Remains of World War II soldier identified 77 years later

Through forensics and DNA testing they were able to match the remains of Shuey who died as a prisoner of war 77 years ago to her.

Posted: Jun 14, 2019 7:29 PM
Updated: Jun 15, 2019 11:09 AM

SPRINGFIELD, Ore. -- The remains of a World War II veteran were identified with DNA from a Springfield woman after he'd been missing for 77 years. 

Diane Corwin said she was only 3 years old when her uncle, Cread Shuey, left for war.

She says he lied about his age and joined the US Army when he was 17. He would never see his 18th birthday.

Sergeant Shuey was a soldier in the 60th coast artillery regiment serving in the Philippines when Japanese forces invaded the coast and thousands were forced to surrender.

After Shuey was captured he became part of the inhumane Bataan Death March, where he was forced to walk over 60 miles without water or food. He eventually died from malaria and dysentery.

Shuey's family never heard from him again, and his remains were never identified.

That began to change two years ago when Corwin said the United States Department of Defense requested a hair sample. At the time she didn't know why, but she said she could not have guessed what it would reveal.

The military had unidentified remains and they suspected they were Shuey.

Through testing they were able to match the remains of Shuey who died as a prisoner of war 77 years ago to her DNA.

She said she's not even sure how they found her or knew to contact her, but she's glad they did.

"I know my grandmother was devastated when he was missing," Corwin said. "She had written to the army many times numerous times wanting his body brought home."

And now after 77 years, he is home

Sgt.
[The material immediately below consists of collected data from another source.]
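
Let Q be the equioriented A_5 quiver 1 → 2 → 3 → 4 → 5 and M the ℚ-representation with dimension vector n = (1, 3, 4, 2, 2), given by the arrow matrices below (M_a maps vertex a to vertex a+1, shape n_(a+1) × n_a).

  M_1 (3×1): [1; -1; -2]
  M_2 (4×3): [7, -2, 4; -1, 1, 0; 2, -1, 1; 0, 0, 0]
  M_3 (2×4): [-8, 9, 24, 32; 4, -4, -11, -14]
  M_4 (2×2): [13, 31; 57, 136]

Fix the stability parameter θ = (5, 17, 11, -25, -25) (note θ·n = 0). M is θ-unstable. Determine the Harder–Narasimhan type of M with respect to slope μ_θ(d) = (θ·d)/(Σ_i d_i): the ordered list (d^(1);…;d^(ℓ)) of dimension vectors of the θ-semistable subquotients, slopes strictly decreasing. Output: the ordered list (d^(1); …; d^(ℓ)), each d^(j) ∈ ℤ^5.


Interval decomposition of M: I[1,5], I[2,3], I[2,5], I[3,3].
HN type (ℓ=4): μ^(1)=14; μ^(2)=11; μ^(3)=-17/5; μ^(4)=-11/2

((0, 1, 1, 0, 0); (0, 0, 1, 0, 0); (1, 1, 1, 1, 1); (0, 1, 1, 1, 1))


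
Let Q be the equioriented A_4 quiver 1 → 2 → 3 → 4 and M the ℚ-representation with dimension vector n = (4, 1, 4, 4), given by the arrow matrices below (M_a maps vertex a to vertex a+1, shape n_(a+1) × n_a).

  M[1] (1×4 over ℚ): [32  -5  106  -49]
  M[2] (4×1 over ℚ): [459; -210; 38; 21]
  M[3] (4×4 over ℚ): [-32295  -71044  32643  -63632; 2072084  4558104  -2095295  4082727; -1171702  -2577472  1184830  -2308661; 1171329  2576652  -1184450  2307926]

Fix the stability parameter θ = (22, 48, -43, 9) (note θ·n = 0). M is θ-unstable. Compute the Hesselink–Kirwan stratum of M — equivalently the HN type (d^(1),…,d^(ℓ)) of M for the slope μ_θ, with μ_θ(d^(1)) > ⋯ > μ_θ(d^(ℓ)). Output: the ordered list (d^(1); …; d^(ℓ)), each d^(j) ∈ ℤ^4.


Barcode: M ≅ I[1,1]^3, I[1,4], I[3,3], I[3,4]^2, I[4,4]. HN layers by μ_θ (3 steps, strictly decreasing):
  μ^(1)=22; μ^(2)=9; μ^(3)=-43

((3, 0, 0, 0); (1, 1, 1, 4); (0, 0, 3, 0))


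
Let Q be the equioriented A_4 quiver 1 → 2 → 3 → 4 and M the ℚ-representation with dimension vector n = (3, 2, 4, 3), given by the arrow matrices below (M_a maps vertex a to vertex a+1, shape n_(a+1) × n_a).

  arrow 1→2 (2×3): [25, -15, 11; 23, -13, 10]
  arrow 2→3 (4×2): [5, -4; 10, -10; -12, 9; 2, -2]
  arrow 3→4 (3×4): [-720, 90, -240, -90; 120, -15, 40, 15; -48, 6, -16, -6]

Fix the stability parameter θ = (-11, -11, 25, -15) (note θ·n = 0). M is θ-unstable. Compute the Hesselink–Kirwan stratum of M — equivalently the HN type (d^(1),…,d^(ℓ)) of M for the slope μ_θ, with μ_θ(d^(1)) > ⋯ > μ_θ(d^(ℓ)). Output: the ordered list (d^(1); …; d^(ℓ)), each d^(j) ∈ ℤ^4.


Interval decomposition of M: I[1,1], I[1,3]^2, I[3,3], I[3,4], I[4,4]^2.
HN type (ℓ=4): μ^(1)=25; μ^(2)=5; μ^(3)=-11; μ^(4)=-15

((0, 0, 3, 0); (0, 0, 1, 1); (3, 2, 0, 0); (0, 0, 0, 2))


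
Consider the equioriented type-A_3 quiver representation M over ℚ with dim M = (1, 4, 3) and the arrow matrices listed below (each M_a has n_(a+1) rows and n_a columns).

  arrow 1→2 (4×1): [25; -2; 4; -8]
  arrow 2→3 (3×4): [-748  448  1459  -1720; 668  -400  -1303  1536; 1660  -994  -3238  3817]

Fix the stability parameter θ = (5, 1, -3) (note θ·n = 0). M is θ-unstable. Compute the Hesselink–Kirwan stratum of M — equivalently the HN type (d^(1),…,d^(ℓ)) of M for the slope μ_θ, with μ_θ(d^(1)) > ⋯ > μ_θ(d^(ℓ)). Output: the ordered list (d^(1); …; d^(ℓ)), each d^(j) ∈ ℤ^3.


Interval decomposition of M: I[1,2], I[2,2], I[2,3]^2, I[3,3].
HN type (ℓ=4): μ^(1)=3; μ^(2)=1; μ^(3)=-1; μ^(4)=-3

((1, 1, 0); (0, 1, 0); (0, 2, 2); (0, 0, 1))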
Cread Shuey was laid to rest at the Arizona Veterans Memorial Cemetery in his hometown of Marana, Arizona, near Tucson.

At the memorial, Corwin said her uncle was awarded many honors, including the purple heart

"The full honor guard was there. They did the 21 gun salute -- full honor for one man, we were just blown away," said Corwin.

She said she is blessed to have this closure, not only for her, but her grandmother as well who never knew what happened to her only son.

"We can finally say he's been brought home and he's probably with (my grandmother)," she continued.